Kerr’s Legendary Florida opens with a grand choral anthem, featuring the full orchestra and chorale, that strives to capture Florida's diverse landscapes, as well as her rich history, and instill a sense of national pride for this unique place, called La Pasqua de Florida by Juan Ponce de Leon, in 1513. The opening anthem is followed by a movement about the beauty of the native Indian peoples of Florida, their culture and ability to coexist with nature in a seemingly dangerous wilderness. A musical remembrance of an 1816 battle along the Apalachicola River, in which 300 black men and women died fighting to maintain their freedom, nearly 50 years before the Civil War, is presented in the style of the negro-spiritual. Other portions of the original work focus on Florida at war, the cow-hunters and early settlers in the post-Civil War Florida scrub, and early periods of Florida prosperity and peace.

The creator of Legendary Florida, Robert Kerr, has composed music for Universal Studios, NASA, the Walt Disney World Company, and has a variety of commissioned works and publications.

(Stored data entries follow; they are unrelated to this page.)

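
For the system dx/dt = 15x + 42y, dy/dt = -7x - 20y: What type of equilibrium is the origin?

A = [[15,42],[-7,-20]]; det(A-λI) = λ^2 + 5λ - 6.
λ = 1, -6: opposite signs.

saddle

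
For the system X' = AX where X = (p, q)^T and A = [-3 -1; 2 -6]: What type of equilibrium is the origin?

stable node

A = [[-3,-1],[2,-6]]; det(A-λI) = λ^2 + 9λ + 20.
λ = -5, -4: both negative.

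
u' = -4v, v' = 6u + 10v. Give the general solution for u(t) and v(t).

Coefficient matrix A = [[0, -4], [6, 10]].
Characteristic polynomial det(A - λI) = λ^2 - 10λ + 24 = 0.
Eigenvalues λ = 4, 6.
For λ=4: (A-λI) row 1 is [-4, -4], so an eigenvector is (1, -1).
For λ=6: (A-λI) row 1 is [-6, -4], so an eigenvector is (2, -3).
General solution: C_1e^(4t)(1,-1) + C_2e^(6t)(2,-3).

u(t) = C_1e^(4t) + 2C_2e^(6t), v(t) = -C_1e^(4t) - 3C_2e^(6t)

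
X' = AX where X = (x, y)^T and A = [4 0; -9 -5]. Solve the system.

x(t) = K_2e^(4t), y(t) = K_1e^(-5t) - K_2e^(4t)

Coefficient matrix A = [[4, 0], [-9, -5]].
Characteristic polynomial det(A - λI) = λ^2 + λ - 20 = 0.
Eigenvalues λ = -5, 4.
For λ=-5: (A-λI) row 1 is [9, 0], so an eigenvector is (0, 1).
For λ=4: (A-λI) row 2 is [-9, -9], so an eigenvector is (1, -1).
General solution: K_1e^(-5t)(0,1) + K_2e^(4t)(1,-1).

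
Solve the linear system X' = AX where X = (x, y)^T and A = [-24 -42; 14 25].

x(t) = 2C_1e^(-3t) - 3C_2e^(4t), y(t) = -C_1e^(-3t) + 2C_2e^(4t)

Coefficient matrix A = [[-24, -42], [14, 25]].
Characteristic polynomial det(A - λI) = λ^2 - λ - 12 = 0.
Eigenvalues λ = -3, 4.
For λ=-3: (A-λI) row 1 is [-21, -42], so an eigenvector is (2, -1).
For λ=4: (A-λI) row 1 is [-28, -42], so an eigenvector is (-3, 2).
General solution: C_1e^(-3t)(2,-1) + C_2e^(4t)(-3,2).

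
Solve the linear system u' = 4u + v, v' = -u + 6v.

u(t) = C_1e^(5t) + C_2te^(5t) + C_2e^(5t), v(t) = C_1e^(5t) + C_2te^(5t) + 2C_2e^(5t)

Coefficient matrix A = [[4, 1], [-1, 6]].
Characteristic polynomial det(A - λI) = λ^2 - 10λ + 25 = 0.
Single eigenvalue λ = 5 with algebraic multiplicity 2.
Eigenvector v = (1,1); generalized eigenvector w with (A-λI)w=v is (1,2).
General solution: e^(5t)[C_1·v + C_2·(t·v + w)].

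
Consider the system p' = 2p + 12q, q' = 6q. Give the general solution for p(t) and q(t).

Coefficient matrix A = [[2, 12], [0, 6]].
Characteristic polynomial det(A - λI) = λ^2 - 8λ + 12 = 0.
Eigenvalues λ = 2, 6.
For λ=2: (A-λI) row 1 is [0, 12], so an eigenvector is (1, 0).
For λ=6: (A-λI) row 1 is [-4, 12], so an eigenvector is (-3, -1).
General solution: K_1e^(2t)(1,0) + K_2e^(6t)(-3,-1).

p(t) = K_1e^(2t) - 3K_2e^(6t), q(t) = -K_2e^(6t)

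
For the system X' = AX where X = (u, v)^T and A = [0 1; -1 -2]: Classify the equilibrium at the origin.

A = [[0,1],[-1,-2]]; det(A-λI) = λ^2 + 2λ + 1.
repeated λ = -1 with a single eigenvector.

stable improper node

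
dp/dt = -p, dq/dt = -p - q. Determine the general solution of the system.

p(t) = -K_2e^(-t), q(t) = K_1e^(-t) + K_2te^(-t) - 2K_2e^(-t)

Coefficient matrix A = [[-1, 0], [-1, -1]].
Characteristic polynomial det(A - λI) = λ^2 + 2λ + 1 = 0.
Single eigenvalue λ = -1 with algebraic multiplicity 2.
Eigenvector v = (0,1); generalized eigenvector w with (A-λI)w=v is (-1,-2).
General solution: e^(-t)[K_1·v + K_2·(t·v + w)].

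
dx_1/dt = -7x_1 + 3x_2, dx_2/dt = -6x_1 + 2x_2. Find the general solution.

x_1(t) = C_1e^(-4t) - C_2e^(-t), x_2(t) = C_1e^(-4t) - 2C_2e^(-t)

Coefficient matrix A = [[-7, 3], [-6, 2]].
Characteristic polynomial det(A - λI) = λ^2 + 5λ + 4 = 0.
Eigenvalues λ = -4, -1.
For λ=-4: (A-λI) row 1 is [-3, 3], so an eigenvector is (1, 1).
For λ=-1: (A-λI) row 1 is [-6, 3], so an eigenvector is (-1, -2).
General solution: C_1e^(-4t)(1,1) + C_2e^(-t)(-1,-2).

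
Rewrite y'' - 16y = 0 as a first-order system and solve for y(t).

y(t) = K_1e^(-4t) + K_2e^(4t)

Let x_1 = y, x_2 = y'. Then x_1' = x_2 and x_2' = 16x_1.
A = [[0,1],[16,0]]; det(A-λI) = λ^2 - 16.
Eigenvalues λ = -4, 4 with eigenvectors (1,-4), (1,4).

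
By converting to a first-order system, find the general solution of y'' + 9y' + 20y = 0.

Let x_1 = y, x_2 = y'. Then x_1' = x_2 and x_2' = -20x_1 - 9x_2.
A = [[0,1],[-20,-9]]; det(A-λI) = λ^2 + 9λ + 20.
Eigenvalues λ = -4, -5 with eigenvectors (1,-4), (1,-5).

y(t) = C_1e^(-4t) + C_2e^(-5t)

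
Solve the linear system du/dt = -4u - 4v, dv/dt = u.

Coefficient matrix A = [[-4, -4], [1, 0]].
Characteristic polynomial det(A - λI) = λ^2 + 4λ + 4 = 0.
Single eigenvalue λ = -2 with algebraic multiplicity 2.
Eigenvector v = (-2,1); generalized eigenvector w with (A-λI)w=v is (-1,1).
General solution: e^(-2t)[c_1·v + c_2·(t·v + w)].

u(t) = -2c_1e^(-2t) - 2c_2te^(-2t) - c_2e^(-2t), v(t) = c_1e^(-2t) + c_2te^(-2t) + c_2e^(-2t)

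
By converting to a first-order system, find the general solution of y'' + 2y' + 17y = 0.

y(t) = c_1e^(-t)cos(4t) + c_2e^(-t)sin(4t)

Let x_1 = y, x_2 = y'. Then x_1' = x_2 and x_2' = -17x_1 - 2x_2.
A = [[0,1],[-17,-2]]; det(A-λI) = λ^2 + 2λ + 17.
Eigenvalues λ = -1 ± 4i.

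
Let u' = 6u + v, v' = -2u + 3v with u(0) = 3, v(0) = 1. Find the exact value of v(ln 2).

A = [[6,1],[-2,3]]; eigenvalues λ = 4, 5.
Eigenvectors: (1,-2) for λ=4, (1,-1) for λ=5.
From the initial condition, c_1 = -4, c_2 = 7.
v(ln 2) = (-4)(2^4)(-2) + (7)(2^5)(-1) = -96.

-96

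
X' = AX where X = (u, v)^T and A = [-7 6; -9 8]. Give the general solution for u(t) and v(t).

Coefficient matrix A = [[-7, 6], [-9, 8]].
Characteristic polynomial det(A - λI) = λ^2 - λ - 2 = 0.
Eigenvalues λ = 2, -1.
For λ=2: (A-λI) row 1 is [-9, 6], so an eigenvector is (-2, -3).
For λ=-1: (A-λI) row 1 is [-6, 6], so an eigenvector is (-1, -1).
General solution: K_1e^(2t)(-2,-3) + K_2e^(-t)(-1,-1).

u(t) = -2K_1e^(2t) - K_2e^(-t), v(t) = -3K_1e^(2t) - K_2e^(-t)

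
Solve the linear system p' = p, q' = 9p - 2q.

Coefficient matrix A = [[1, 0], [9, -2]].
Characteristic polynomial det(A - λI) = λ^2 + λ - 2 = 0.
Eigenvalues λ = -2, 1.
For λ=-2: (A-λI) row 1 is [3, 0], so an eigenvector is (0, 1).
For λ=1: (A-λI) row 2 is [9, -3], so an eigenvector is (-1, -3).
General solution: C_1e^(-2t)(0,1) + C_2e^(t)(-1,-3).

p(t) = -C_2e^(t), q(t) = C_1e^(-2t) - 3C_2e^(t)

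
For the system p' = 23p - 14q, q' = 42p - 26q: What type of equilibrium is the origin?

A = [[23,-14],[42,-26]]; det(A-λI) = λ^2 + 3λ - 10.
λ = -5, 2: opposite signs.

saddle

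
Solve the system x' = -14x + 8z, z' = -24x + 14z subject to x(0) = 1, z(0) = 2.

x(t) = e^(2t), z(t) = 2e^(2t)

Coefficient matrix A = [[-14, 8], [-24, 14]].
Characteristic polynomial det(A - λI) = λ^2 - 4 = 0.
Eigenvalues λ = 2, -2.
For λ=2: (A-λI) row 1 is [-16, 8], so an eigenvector is (-1, -2).
For λ=-2: (A-λI) row 1 is [-12, 8], so an eigenvector is (2, 3).
General solution: c_1e^(2t)(-1,-2) + c_2e^(-2t)(2,3).
Applying x(0)=1, z(0)=2 gives c_1=-1, c_2=0.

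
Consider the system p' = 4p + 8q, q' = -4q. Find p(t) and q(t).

p(t) = c_1e^(-4t) - c_2e^(4t), q(t) = -c_1e^(-4t)

Coefficient matrix A = [[4, 8], [0, -4]].
Characteristic polynomial det(A - λI) = λ^2 - 16 = 0.
Eigenvalues λ = -4, 4.
For λ=-4: (A-λI) row 1 is [8, 8], so an eigenvector is (1, -1).
For λ=4: (A-λI) row 1 is [0, 8], so an eigenvector is (-1, 0).
General solution: c_1e^(-4t)(1,-1) + c_2e^(4t)(-1,0).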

In 2008, The Florida Young Artists Orchestra premiered his "Ponce de Leon Suite" for full orchestra in Carnegie Hall. Jackson Walker, whose artwork is depicted as part of Legendary Florida, was born in Panama City, FL, in 1946. He is known nationally for his accurate portrayals of historical circumstances and his works have been featured on television productions of the A&E Network and the History Channel and many publications and books, as well as in various private and institutional collections.

The bass soloist and narrator for Legendary Florida, Harry Burney, has appeared in stage productions, concerts and operas around the globe, along with a variety of television shows, commercials and films. He has also been Show Director for "Harambe Village" at Walt Disney's Animal Kingdom. As an Artist-in-Residence at Bethune-Cookman College, he performed and developed noted ethnomusicology projects. He is known for captivating audiences with his rich stories and songs from African-based traditions and sources.

Guest flutist Donna Wissinger has been acclaimed for her recitals on the main stages of Carnegie Hall and the renowned Glinka Capella. Recital tours have included Europe, Asia and the USA, as well as the former Soviet Union. Also a professional athlete, her recent bicycle/flute performance tour of 2,000 miles and 82 concerts from New York to Miami was featured on the National Geographic Channel. Guest pianist Joy Myers has been pianist with the Jacksonville Symphony Orchestra, and a member of a variety of prestigious musical ensembles.

Youth Guest Artists who will perform in the “Stars of Tomorrow” portion of the NFSO’s February 22 concert include the winner of the College Division of the 2012 NFSO Concerto Competition, Stephen Farrell, age 19, of Niceville, a sophomore trombone performance major at Baylor University in Texas. Stephen is a graduate of the NWFSC Collegiate High School and was also a simultaneous member of the Niceville High School band while at CHS. At Baylor University, Stephen is a member of the Baylor University Trombone Choir, the Baylor Symphony Orchestra, and the highly acclaimed Baylor University Wind Ensemble. He will perform the first movement of Concerto for Trombone and Orchestra by Gordon Jacob.

Diego Hernandez, clarinet, from Tallahassee and a 17-year-old senior at Rickards High School, appears as the Senior Division winner of the NFSO Concerto Competition. He will perform the first movement of Clarinet Concerto No. 1 in f minor, Op. 73 by Carl Maria von Weber.

Tyler Wilson, age 11, a homeschooled 5th grade student from Milton, is winner of the NFSO Concerto Competition Junior Division and will perform the first movement of Concerto in C, K.26 by Mozart. Tyler started piano lessons at the age of six and has won numerous piano and violin competitions, most recently placing first in the Annual Mozart Piano Competition and the Choctaw Bay Music Club Sonata/Sonatina Spectacular.